I get that it's probably weird to hear someone complaining about gaming for several hours on end... and yeah, I've done longer marathons before. The difference there was that I wasn't forced to stay awake; I chose to stay up for 35 hours so that I could finally finish that one perfect Middleweight robot design that would look oh-so-cool on my team and make me only the third worst in the league... like, I chose to do that. But if you're forced to stay awake for a long period of time, especially when you're not used to it... you end up feeling like crap.
Here's my, well... my "stats" of what I did last night, just in case you wanted to know:
Time spent awake -- 27 hours, since 7 AM on Thursday to about 10 AM on Friday
Time spent on staff duty -- 24 hours, since 9 AM on Thursday to 9 AM on Friday
Time spent gaming -- about 18 hours
Longest unbroken gaming streak -- about 13 hours, from 6 PM Thursday to 7 AM Friday
Coffee consumed -- about 60 oz.
Again, I don't really know why I'm complaining about this stuff, since it's really not too bad.
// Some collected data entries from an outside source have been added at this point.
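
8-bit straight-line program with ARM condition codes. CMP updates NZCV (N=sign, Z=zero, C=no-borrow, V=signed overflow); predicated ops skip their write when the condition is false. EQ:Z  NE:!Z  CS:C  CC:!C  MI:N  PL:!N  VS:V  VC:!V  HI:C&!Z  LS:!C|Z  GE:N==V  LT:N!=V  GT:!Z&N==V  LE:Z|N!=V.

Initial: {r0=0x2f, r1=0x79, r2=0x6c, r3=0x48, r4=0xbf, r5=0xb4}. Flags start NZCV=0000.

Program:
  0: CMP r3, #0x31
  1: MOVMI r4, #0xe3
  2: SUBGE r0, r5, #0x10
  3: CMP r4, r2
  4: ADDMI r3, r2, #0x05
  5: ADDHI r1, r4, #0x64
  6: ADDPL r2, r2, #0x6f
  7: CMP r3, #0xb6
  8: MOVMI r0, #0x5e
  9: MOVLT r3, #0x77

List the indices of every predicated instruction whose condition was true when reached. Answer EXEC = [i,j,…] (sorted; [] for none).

[0] flags=0010 → (cmp)
[1] flags=0010 MI?F → skip
[2] flags=0010 GE?T → r0=0xa4
[3] flags=0011 → (cmp)
[4] flags=0011 MI?F → skip
[5] flags=0011 HI?T → r1=0x23
[6] flags=0011 PL?T → r2=0xdb
[7] flags=1001 → (cmp)
[8] flags=1001 MI?T → r0=0x5e
[9] flags=1001 LT?F → skip

EXEC = [2,5,6,8]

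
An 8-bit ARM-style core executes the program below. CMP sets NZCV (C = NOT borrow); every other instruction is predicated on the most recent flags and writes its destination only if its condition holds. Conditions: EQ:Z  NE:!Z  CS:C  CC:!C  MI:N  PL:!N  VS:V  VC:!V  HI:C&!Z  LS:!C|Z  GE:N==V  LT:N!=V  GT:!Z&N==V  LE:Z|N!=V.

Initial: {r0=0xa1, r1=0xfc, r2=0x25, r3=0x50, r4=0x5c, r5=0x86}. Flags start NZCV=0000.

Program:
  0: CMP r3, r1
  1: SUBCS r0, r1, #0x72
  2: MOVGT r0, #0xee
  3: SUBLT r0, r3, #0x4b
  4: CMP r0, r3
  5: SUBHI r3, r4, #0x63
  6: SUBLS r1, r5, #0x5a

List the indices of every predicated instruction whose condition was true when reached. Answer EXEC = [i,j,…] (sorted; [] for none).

0: ✓ CMP  NZCV=0000
1: · SUBCS
2: ✓ MOVGT  r0←0xee
3: · SUBLT
4: ✓ CMP  NZCV=1010
5: ✓ SUBHI  r3←0xf9
6: · SUBLS

EXEC = [2,5]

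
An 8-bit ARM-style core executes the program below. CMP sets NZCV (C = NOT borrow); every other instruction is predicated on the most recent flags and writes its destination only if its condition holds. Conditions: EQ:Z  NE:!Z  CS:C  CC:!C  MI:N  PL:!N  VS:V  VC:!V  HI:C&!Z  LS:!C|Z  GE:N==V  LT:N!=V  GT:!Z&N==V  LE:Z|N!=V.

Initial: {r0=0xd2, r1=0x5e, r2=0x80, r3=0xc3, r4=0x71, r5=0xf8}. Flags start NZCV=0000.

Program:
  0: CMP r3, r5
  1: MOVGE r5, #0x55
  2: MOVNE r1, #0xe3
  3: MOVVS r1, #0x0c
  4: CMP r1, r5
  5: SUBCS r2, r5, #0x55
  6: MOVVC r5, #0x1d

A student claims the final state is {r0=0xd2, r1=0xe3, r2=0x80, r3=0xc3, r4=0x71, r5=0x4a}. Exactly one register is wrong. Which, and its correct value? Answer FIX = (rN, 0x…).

0: ✓ CMP  NZCV=1000
1: · MOVGE
2: ✓ MOVNE  r1←0xe3
3: · MOVVS
4: ✓ CMP  NZCV=1000
5: · SUBCS
6: ✓ MOVVC  r5←0x1d

FIX = (r5, 0x1d)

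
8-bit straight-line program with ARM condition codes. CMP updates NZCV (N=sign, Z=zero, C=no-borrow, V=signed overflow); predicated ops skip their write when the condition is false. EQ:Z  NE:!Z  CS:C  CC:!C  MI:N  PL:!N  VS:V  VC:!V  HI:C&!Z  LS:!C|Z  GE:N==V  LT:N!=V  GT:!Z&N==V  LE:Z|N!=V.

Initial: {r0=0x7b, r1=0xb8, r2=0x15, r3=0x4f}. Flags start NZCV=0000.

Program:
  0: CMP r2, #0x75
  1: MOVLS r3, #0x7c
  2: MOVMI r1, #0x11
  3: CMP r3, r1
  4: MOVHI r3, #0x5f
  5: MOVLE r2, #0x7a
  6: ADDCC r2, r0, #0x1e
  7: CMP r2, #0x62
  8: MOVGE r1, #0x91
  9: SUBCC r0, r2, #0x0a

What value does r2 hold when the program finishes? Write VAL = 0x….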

Maybe it's because it's just such a long shift that I feel like it's an accomplishment or something, like "oh look, I stayed up super late last night and had nothing but coffee!" but... I dunno. Maybe I just wanted to share an experience in my life that I had recently.
At any rate, I won't forget that for a while. :v
Long story short, I was browsing through my computer's files, and I happened upon a game that I forgot I installed, Space Empires: Starfury by Malfador Machinations (here's the official Wikipedia article, if anyone's interested). It's a pretty old game, released in '03 I believe, and I remember it being a huge part of my childhood. My brother was the one who owned the game, with my older sister getting a copy as well, and almost everyone in our family played it at some point.
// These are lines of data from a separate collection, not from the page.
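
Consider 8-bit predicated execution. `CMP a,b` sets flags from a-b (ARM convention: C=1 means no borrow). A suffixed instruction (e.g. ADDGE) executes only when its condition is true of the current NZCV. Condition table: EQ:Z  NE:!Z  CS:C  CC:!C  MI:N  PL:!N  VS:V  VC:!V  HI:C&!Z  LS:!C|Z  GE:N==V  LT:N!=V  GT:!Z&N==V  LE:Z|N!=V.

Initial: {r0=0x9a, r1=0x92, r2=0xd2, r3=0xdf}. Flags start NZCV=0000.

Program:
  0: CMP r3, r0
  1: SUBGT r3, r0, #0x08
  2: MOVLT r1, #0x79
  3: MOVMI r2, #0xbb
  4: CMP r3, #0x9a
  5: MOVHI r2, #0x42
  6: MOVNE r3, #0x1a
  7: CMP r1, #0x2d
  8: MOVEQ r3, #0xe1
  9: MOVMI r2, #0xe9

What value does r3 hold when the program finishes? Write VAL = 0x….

VAL = 0x1a

0: ✓ CMP  NZCV=0010
1: ✓ SUBGT  r3←0x92
2: · MOVLT
3: · MOVMI
4: ✓ CMP  NZCV=1000
5: · MOVHI
6: ✓ MOVNE  r3←0x1a
7: ✓ CMP  NZCV=0011
8: · MOVEQ
9: · MOVMI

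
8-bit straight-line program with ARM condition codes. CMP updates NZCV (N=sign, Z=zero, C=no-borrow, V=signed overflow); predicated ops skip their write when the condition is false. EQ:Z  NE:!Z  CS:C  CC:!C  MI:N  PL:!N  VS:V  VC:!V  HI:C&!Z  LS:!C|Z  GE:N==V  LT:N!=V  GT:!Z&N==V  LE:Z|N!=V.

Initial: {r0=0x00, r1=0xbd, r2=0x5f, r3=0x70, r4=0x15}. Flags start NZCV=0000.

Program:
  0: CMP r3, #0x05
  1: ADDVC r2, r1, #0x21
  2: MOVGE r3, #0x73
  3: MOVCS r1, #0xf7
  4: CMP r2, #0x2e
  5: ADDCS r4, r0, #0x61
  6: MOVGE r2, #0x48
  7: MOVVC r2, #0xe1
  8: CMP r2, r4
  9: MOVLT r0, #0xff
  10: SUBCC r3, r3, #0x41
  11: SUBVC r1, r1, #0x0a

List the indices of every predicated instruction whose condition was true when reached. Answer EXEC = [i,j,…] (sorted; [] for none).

0: ✓ CMP  NZCV=0010
1: ✓ ADDVC  r2←0xde
2: ✓ MOVGE  r3←0x73
3: ✓ MOVCS  r1←0xf7
4: ✓ CMP  NZCV=1010
5: ✓ ADDCS  r4←0x61
6: · MOVGE
7: ✓ MOVVC  r2←0xe1
8: ✓ CMP  NZCV=1010
9: ✓ MOVLT  r0←0xff
10: · SUBCC
11: ✓ SUBVC  r1←0xed

EXEC = [1,2,3,5,7,9,11]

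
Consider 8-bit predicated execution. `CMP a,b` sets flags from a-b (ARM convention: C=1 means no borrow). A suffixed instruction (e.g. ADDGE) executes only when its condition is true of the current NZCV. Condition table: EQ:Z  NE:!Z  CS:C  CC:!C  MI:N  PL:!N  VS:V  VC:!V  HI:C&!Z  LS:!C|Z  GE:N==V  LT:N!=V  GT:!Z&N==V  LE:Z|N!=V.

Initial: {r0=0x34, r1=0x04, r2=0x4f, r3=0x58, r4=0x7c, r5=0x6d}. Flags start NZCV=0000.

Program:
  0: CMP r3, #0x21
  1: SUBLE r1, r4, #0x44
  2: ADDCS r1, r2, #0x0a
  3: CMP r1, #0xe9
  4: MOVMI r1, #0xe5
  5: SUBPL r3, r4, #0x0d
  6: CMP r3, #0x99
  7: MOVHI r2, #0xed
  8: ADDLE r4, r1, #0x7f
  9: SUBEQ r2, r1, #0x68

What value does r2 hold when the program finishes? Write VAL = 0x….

VAL = 0x4f

[0] flags=0010 → (cmp)
[1] flags=0010 LE?F → skip
[2] flags=0010 CS?T → r1=0x59
[3] flags=0000 → (cmp)
[4] flags=0000 MI?F → skip
[5] flags=0000 PL?T → r3=0x6f
[6] flags=1001 → (cmp)
[7] flags=1001 HI?F → skip
[8] flags=1001 LE?F → skip
[9] flags=1001 EQ?F → skip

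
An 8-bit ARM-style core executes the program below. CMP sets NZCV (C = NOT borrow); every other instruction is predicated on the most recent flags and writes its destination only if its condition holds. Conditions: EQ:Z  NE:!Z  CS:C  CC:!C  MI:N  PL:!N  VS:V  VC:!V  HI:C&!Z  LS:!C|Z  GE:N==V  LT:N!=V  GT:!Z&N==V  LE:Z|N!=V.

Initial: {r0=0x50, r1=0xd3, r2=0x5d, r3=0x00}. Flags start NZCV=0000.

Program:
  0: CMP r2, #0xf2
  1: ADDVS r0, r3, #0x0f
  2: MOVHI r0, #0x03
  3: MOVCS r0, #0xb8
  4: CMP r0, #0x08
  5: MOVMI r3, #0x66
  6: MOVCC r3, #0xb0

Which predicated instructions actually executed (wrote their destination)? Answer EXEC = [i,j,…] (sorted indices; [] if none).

[0] flags=0000 → (cmp)
[1] flags=0000 VS?F → skip
[2] flags=0000 HI?F → skip
[3] flags=0000 CS?F → skip
[4] flags=0010 → (cmp)
[5] flags=0010 MI?F → skip
[6] flags=0010 CC?F → skip

EXEC = []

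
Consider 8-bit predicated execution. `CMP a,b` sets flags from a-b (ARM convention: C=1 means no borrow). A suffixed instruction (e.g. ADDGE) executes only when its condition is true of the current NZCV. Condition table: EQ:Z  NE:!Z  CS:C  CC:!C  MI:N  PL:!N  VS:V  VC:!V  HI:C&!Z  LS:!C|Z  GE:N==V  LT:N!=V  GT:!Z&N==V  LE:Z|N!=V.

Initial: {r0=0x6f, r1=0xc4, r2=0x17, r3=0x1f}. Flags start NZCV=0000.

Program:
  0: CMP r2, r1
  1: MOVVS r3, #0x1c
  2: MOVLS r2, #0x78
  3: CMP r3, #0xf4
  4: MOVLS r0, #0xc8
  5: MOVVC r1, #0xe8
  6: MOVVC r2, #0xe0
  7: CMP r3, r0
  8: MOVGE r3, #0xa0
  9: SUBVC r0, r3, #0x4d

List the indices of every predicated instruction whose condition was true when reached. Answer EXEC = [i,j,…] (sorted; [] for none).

EXEC = [2,4,5,6,8,9]

[0] flags=0000 → (cmp)
[1] flags=0000 VS?F → skip
[2] flags=0000 LS?T → r2=0x78
[3] flags=0000 → (cmp)
[4] flags=0000 LS?T → r0=0xc8
[5] flags=0000 VC?T → r1=0xe8
[6] flags=0000 VC?T → r2=0xe0
[7] flags=0000 → (cmp)
[8] flags=0000 GE?T → r3=0xa0
[9] flags=0000 VC?T → r0=0x53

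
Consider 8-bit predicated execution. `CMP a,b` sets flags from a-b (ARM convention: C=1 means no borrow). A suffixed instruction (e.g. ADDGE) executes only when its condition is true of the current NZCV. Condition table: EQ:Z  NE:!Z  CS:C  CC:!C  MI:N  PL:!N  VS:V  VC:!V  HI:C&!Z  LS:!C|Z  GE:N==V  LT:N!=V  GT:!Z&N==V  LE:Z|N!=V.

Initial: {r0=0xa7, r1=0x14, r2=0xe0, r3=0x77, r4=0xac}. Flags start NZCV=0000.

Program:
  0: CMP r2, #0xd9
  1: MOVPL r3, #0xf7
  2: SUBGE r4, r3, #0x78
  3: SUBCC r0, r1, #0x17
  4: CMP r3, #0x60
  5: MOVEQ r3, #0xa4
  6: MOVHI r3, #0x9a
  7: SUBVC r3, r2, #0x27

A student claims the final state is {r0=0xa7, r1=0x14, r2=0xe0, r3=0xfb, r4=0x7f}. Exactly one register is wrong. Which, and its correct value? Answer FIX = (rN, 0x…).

0: ✓ CMP  NZCV=0010
1: ✓ MOVPL  r3←0xf7
2: ✓ SUBGE  r4←0x7f
3: · SUBCC
4: ✓ CMP  NZCV=1010
5: · MOVEQ
6: ✓ MOVHI  r3←0x9a
7: ✓ SUBVC  r3←0xb9

FIX = (r3, 0xb9)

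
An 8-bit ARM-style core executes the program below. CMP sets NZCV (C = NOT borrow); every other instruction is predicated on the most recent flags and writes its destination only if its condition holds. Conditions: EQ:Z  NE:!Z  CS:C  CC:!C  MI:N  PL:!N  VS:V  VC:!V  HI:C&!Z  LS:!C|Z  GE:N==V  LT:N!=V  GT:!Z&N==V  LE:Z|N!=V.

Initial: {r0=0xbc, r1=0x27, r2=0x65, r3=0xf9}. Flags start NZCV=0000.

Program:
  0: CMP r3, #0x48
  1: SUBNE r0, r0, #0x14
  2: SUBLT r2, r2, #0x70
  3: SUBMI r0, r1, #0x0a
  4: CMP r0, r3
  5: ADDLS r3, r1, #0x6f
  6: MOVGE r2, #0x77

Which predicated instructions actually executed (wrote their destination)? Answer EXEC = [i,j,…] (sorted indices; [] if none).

EXEC = [1,2,3,5,6]

[0] flags=1010 → (cmp)
[1] flags=1010 NE?T → r0=0xa8
[2] flags=1010 LT?T → r2=0xf5
[3] flags=1010 MI?T → r0=0x1d
[4] flags=0000 → (cmp)
[5] flags=0000 LS?T → r3=0x96
[6] flags=0000 GE?T → r2=0x77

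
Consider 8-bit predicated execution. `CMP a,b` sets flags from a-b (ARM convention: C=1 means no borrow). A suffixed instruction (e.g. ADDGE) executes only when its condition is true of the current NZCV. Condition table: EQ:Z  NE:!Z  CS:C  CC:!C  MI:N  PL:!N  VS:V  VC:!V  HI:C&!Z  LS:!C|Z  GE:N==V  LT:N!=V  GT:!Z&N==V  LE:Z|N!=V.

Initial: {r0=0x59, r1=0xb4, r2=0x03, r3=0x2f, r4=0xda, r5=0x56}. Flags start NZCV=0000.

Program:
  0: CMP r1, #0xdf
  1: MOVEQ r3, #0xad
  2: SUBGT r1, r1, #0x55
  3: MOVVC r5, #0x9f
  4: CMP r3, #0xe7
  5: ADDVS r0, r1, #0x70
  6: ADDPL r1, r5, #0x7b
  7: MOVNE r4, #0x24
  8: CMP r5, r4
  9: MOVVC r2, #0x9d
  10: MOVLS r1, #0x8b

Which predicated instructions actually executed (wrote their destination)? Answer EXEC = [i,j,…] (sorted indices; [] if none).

EXEC = [3,6,7]

0: ✓ CMP  NZCV=1000
1: · MOVEQ
2: · SUBGT
3: ✓ MOVVC  r5←0x9f
4: ✓ CMP  NZCV=0000
5: · ADDVS
6: ✓ ADDPL  r1←0x1a
7: ✓ MOVNE  r4←0x24
8: ✓ CMP  NZCV=0011
9: · MOVVC
10: · MOVLS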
The game's primary storyline ends after the third campaign, and there wasn't a lot to do after you finished. So to increase the game's replayability, my dad, brother, and sister all tried to create and finish an unofficial fourth campaign to keep the storyline going. In hindsight, it was probably dumb for all of us to work on our own separate projects, instead of working to complete one campaign that we could all share. I guess we all just wanted to beat each other at something, or maybe we felt like creating one campaign would nullify the others.
Anyway, my computer had some of the unfinished fourth campaign files on it, and after finding them, I thought "What the heck, I'll finish this stuff now." (I'm a lot older now and a lot more experienced with computer stuff). As of writing this post I'm still working on content, mostly adding new weapons and unlocking previously unusable assets and deleted content, but hopefully I'll be done in the short future. Then I can send the files to my family as an early Christmas present, and finally earn the bragging rights that I deserve.
As for the gameplay, it reminds me a little bit of EVE Online (if anyone plays that game). It's relatively slow for an action game, but most of the ships control fine enough, and the combat is pretty fun once you practice with it. The storyline is pretty generic as well, but it still gives me enough drive to keep playing, and it's got an interesting twist at the end. The missions themselves aren't too difficult either, once you've mastered combat of course.
(Well actually there's a mission in the third campaign that I was never able to beat without cheat codes, but I don't count that as a loss -- the deadline they give you for that mission is insane)
Anyone else play Starfury before, or just me? And if so, did you like it or nah?